Other stakeholders asked about charging imports from neighboring regions based on their average — rather than marginal — emissions rates.
“In economics, for price signals, marginal is what matters, not average,” Newell said. “This is a whole topic in ratemaking. If you charge based on average, you’ll have unintended consequences and inefficiencies.”
Marginal emissions rates differ from region to region, he said, but the types of marginal units may be more uniform across neighbors than assumed. For example, “energy limited resources” in Hydro-Quebec and Ontario (often limited to shorter run times because of local environmental restrictions) are more likely to produce and export at the margins of the market.
“If you get it right, you incentivize cost-effective abatement everywhere,” Newell said, noting that approach is consistent with New York’s objective to reduce global emissions.
Specifying Emissions and Costs
Julia Frayer and Gabriel Roumy of London Economics International (LEI) presented a study commissioned by Hydro-Quebec Energy Services (Hydro-Quebec’s U.S. subsidiary) on potential methodologies to address leakage of emissions to and from neighboring areas.
Like the Brattle report, LEI stated that improper implementation of a carbon charge mechanism could derail decarbonization objectives and distort underlying market signals.
LEI believes that a more granular approach to assessing carbon emissions rates for imports, based on resource- or area-specific emission rates, is superior in terms of economic efficiency, market impacts and reduction incentives.
“It’s all a matter of consistency, and it’s important when you look on the regional scale [that] you really need to look at unit-specific emission rates and what are these resources contributing to the overall Northeast markets,” Roumy said. “And the contribution is the lack of emissions that they are doing.”
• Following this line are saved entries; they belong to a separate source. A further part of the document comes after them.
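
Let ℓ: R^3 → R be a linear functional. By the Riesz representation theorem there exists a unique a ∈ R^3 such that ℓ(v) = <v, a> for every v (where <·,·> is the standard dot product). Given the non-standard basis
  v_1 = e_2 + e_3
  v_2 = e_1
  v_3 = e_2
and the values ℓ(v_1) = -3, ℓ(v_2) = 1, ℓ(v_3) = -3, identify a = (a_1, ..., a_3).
a = (1, -3, 0)

Write a = (a_1, ..., a_3) in the standard basis. For each basis vector v_i, ℓ(v_i) = <v_i, a> is a linear equation in the a_j's. Collect the n equations into a matrix system V a = ℓ, where row i of V is v_i (expressed in the standard basis). Since V is invertible (lower-triangular with 1s on the diagonal, up to permutation), solve by back-substitution:
  V =
[[0, 1, 1],
 [1, 0, 0],
 [0, 1, 0]]
  V a = (-3, 1, -3)
Solving gives a = (1, -3, 0).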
Howard Fromer of PSEG Power New York said, “We want to know what the cost and price impacts are going to be to end-use consumers. If they’re a lot, then we’re probably not going to be very supportive. If they’re modest … then the next question we’re going to ask is: What are we getting for that extra cost? Are we getting significant carbon reductions, or are we just reshuffling the deck and making it look good?”
Warren Myers, DPS chief of regulatory economics, summed up the two political approaches represented in both the Brattle and LEI studies.
“One is keeping, as best as you can, interactions with other control areas on the same playing field that it’s currently on,” Myers said. “The other one is — do you want to take New York’s policy, or what the value of carbon is, and apply it beyond New York’s borders to address its consumption.”
In wrapping up the meeting, IPPTF co-chair Nicole Bouchez, NYISO principal economist, noted that the group will move a discussion on carbon charge implementation from May 7 to its next meeting on April 16 in response to stakeholder concerns.